The world indeed feels crazy right now, but here are a few ways HR professionals can help their employees manage workplace stress during COVID-19.
The number one thing that HR professionals can do to help their employees manage stress during COVID-19 is to communicate. Communicate so they know what their options are and that they do have options. Making sure employees know who to contact when they have questions about benefits, time-off policies, working from home, or other assistance programs organizations offer will be key in reducing overall workplace anxiety and COVID-19-related job stress.
Open up the lines of communication. In practical terms, the company's COVID-19 stress management plan might need to include some sort of information campaign using email, newsletters, and internal web page, or company announcements dedicated to answering COVID-related questions.
Maintain a steady line of communication to keep the workforce informed, aligned, and engaged. Also, prepare by having a templated communication or FAQ document that can be amended for different situations.
To specifically address the issue of grief and emotional well-being, the organization’s communications about COVID-19 stress management need to include resources on employee self-care. Remind the employees to take advantage of their health care benefits, particularly with regard to mental health. If an organization has an Employee Assistant Program (EAP), make sure everyone knows how to access it. EAPs are free for employees and anonymous, alleviating the financial stress and social stigma that can be associated with seeking mental health counseling.

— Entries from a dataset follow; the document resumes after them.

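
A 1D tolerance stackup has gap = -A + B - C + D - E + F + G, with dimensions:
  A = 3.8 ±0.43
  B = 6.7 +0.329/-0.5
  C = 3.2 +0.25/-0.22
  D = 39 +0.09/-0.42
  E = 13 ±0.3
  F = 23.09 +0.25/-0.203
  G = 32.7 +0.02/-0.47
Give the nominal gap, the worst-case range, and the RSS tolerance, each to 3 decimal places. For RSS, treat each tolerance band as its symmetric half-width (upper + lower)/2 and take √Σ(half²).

Stack each dimension's contribution:
  -A: nom -3.800 → Σnom=-3.800; wc +0.430/-0.430 → slack +0.430/-0.430; half-tol=0.430, Σhalf²=0.184900
  +B: nom +6.700 → Σnom=2.900; wc +0.329/-0.500 → slack +0.759/-0.930; half-tol=0.414, Σhalf²=0.356710
  -C: nom -3.200 → Σnom=-0.300; wc +0.220/-0.250 → slack +0.979/-1.180; half-tol=0.235, Σhalf²=0.411935
  +D: nom +39.000 → Σnom=38.700; wc +0.090/-0.420 → slack +1.069/-1.600; half-tol=0.255, Σhalf²=0.476960
  -E: nom -13.000 → Σnom=25.700; wc +0.300/-0.300 → slack +1.369/-1.900; half-tol=0.300, Σhalf²=0.566960
  +F: nom +23.090 → Σnom=48.790; wc +0.250/-0.203 → slack +1.619/-2.103; half-tol=0.227, Σhalf²=0.618262
  +G: nom +32.700 → Σnom=81.490; wc +0.020/-0.470 → slack +1.639/-2.573; half-tol=0.245, Σhalf²=0.678287
Nominal = 81.490. Worst-case = [81.490 - 2.573, 81.490 + 1.639] = [78.917, 83.129]. RSS = √0.678287 = 0.824.

nominal=81.490 wc=[78.917,83.129] rss=0.824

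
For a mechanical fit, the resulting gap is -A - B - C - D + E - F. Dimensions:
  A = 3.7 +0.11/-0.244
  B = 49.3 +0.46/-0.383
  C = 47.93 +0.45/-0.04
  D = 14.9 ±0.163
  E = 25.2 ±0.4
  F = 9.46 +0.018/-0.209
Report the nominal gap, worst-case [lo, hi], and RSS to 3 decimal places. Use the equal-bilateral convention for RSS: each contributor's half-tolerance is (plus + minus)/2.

Stack each dimension's contribution:
  -A: nom -3.700 → Σnom=-3.700; wc +0.244/-0.110 → slack +0.244/-0.110; half-tol=0.177, Σhalf²=0.031329
  -B: nom -49.300 → Σnom=-53.000; wc +0.383/-0.460 → slack +0.627/-0.570; half-tol=0.421, Σhalf²=0.208991
  -C: nom -47.930 → Σnom=-100.930; wc +0.040/-0.450 → slack +0.667/-1.020; half-tol=0.245, Σhalf²=0.269016
  -D: nom -14.900 → Σnom=-115.830; wc +0.163/-0.163 → slack +0.830/-1.183; half-tol=0.163, Σhalf²=0.295585
  +E: nom +25.200 → Σnom=-90.630; wc +0.400/-0.400 → slack +1.230/-1.583; half-tol=0.400, Σhalf²=0.455585
  -F: nom -9.460 → Σnom=-100.090; wc +0.209/-0.018 → slack +1.439/-1.601; half-tol=0.113, Σhalf²=0.468467
Nominal = -100.090. Worst-case = [-100.090 - 1.601, -100.090 + 1.439] = [-101.691, -98.651]. RSS = √0.468467 = 0.684.

nominal=-100.090 wc=[-101.691,-98.651] rss=0.684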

Normally, working from home offers many benefits, from increased productivity to better work-life balance. But this situation isn’t normal. Many businesses have had to transition practically overnight to a fully remote workforce.
Additionally, many employees are working from home with spouses, partners, roommates, or kids in the same space and are just not able to separate their personal lives from their work, increasing the likelihood of burnout. To combat this, organizations need to issue clear directives about respecting when employees are on or off the clock.

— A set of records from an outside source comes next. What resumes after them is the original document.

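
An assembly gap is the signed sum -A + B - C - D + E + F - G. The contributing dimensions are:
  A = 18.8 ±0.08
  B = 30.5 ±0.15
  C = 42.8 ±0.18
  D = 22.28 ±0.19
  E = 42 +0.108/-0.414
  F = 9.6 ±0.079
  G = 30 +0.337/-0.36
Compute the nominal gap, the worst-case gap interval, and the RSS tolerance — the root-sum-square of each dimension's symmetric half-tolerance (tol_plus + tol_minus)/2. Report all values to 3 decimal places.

Stack each dimension's contribution:
  -A: nom -18.800 → Σnom=-18.800; wc +0.080/-0.080 → slack +0.080/-0.080; half-tol=0.080, Σhalf²=0.006400
  +B: nom +30.500 → Σnom=11.700; wc +0.150/-0.150 → slack +0.230/-0.230; half-tol=0.150, Σhalf²=0.028900
  -C: nom -42.800 → Σnom=-31.100; wc +0.180/-0.180 → slack +0.410/-0.410; half-tol=0.180, Σhalf²=0.061300
  -D: nom -22.280 → Σnom=-53.380; wc +0.190/-0.190 → slack +0.600/-0.600; half-tol=0.190, Σhalf²=0.097400
  +E: nom +42.000 → Σnom=-11.380; wc +0.108/-0.414 → slack +0.708/-1.014; half-tol=0.261, Σhalf²=0.165521
  +F: nom +9.600 → Σnom=-1.780; wc +0.079/-0.079 → slack +0.787/-1.093; half-tol=0.079, Σhalf²=0.171762
  -G: nom -30.000 → Σnom=-31.780; wc +0.360/-0.337 → slack +1.147/-1.430; half-tol=0.349, Σhalf²=0.293214
Nominal = -31.780. Worst-case = [-31.780 - 1.430, -31.780 + 1.147] = [-33.210, -30.633]. RSS = √0.293214 = 0.541.

nominal=-31.780 wc=[-33.210,-30.633] rss=0.541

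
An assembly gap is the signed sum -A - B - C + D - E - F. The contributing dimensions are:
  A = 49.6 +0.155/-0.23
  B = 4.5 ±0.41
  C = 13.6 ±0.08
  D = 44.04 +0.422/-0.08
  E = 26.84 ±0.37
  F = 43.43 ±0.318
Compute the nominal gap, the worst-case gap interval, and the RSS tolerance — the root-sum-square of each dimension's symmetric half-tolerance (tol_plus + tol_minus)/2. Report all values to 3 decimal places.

Stack each dimension's contribution:
  -A: nom -49.600 → Σnom=-49.600; wc +0.230/-0.155 → slack +0.230/-0.155; half-tol=0.193, Σhalf²=0.037056
  -B: nom -4.500 → Σnom=-54.100; wc +0.410/-0.410 → slack +0.640/-0.565; half-tol=0.410, Σhalf²=0.205156
  -C: nom -13.600 → Σnom=-67.700; wc +0.080/-0.080 → slack +0.720/-0.645; half-tol=0.080, Σhalf²=0.211556
  +D: nom +44.040 → Σnom=-23.660; wc +0.422/-0.080 → slack +1.142/-0.725; half-tol=0.251, Σhalf²=0.274557
  -E: nom -26.840 → Σnom=-50.500; wc +0.370/-0.370 → slack +1.512/-1.095; half-tol=0.370, Σhalf²=0.411457
  -F: nom -43.430 → Σnom=-93.930; wc +0.318/-0.318 → slack +1.830/-1.413; half-tol=0.318, Σhalf²=0.512581
Nominal = -93.930. Worst-case = [-93.930 - 1.413, -93.930 + 1.830] = [-95.343, -92.100]. RSS = √0.512581 = 0.716.

nominal=-93.930 wc=[-95.343,-92.100] rss=0.716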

Along with giving the employees tips for adjusting to remote work, educating managers on best practices for dealing with remote employees plays an important role, so they’re better able to mentor and support their teams. More generally, to keep remote employees engaged and emotionally healthy, communicate standards for staying in touch during the workday, retaining or rebuilding team culture, and keeping long-term objectives rather than hourly output in mind.
Read more on how to help your employees find focus while working from home.
What if some employees perform jobs that put them in contact with the public? Healthcare workers are the most vulnerable and most essential during this time, facing unimaginable risks and stress at the front lines of the pandemic. These workers have to worry about getting infected by someone at work, protecting their family from illness when they come home, working with the public at a time of high panic and stress, and more.
Therefore, workplace safety has to be HR's top priority. In the case of hospitals, that responsibility may fall to administrative staff who oversee safety as part of their broader role. But outside of medical facilities, safety is often the responsibility of the HR professionals.
That means ensuring employees wash their hands and have access to basic hygiene supplies, like hand sanitizer or soap and warm water. HRs should enforce regular disinfection of high-touch areas and ensure managers are communicating proper behavior to every team member.
One of the best ways to offer consistent encouragement and motivation for the remote team members is to set up a virtual employee engagement plan.
Download the ekincare virtual employee engagement ebook for HRs.
Though much of the stress is compounded by feeling helpless in the face of this pandemic, health, and government guidelines shift and change with the developing crisis, and as employers try to adapt, employees can often end up feeling caught in the middle. HR professionals continued communication and support will be invaluable to help their employees find their way through this pandemic. If they feel like they have support for their job stress, they’ll feel better equipped to face the rest of the crisis.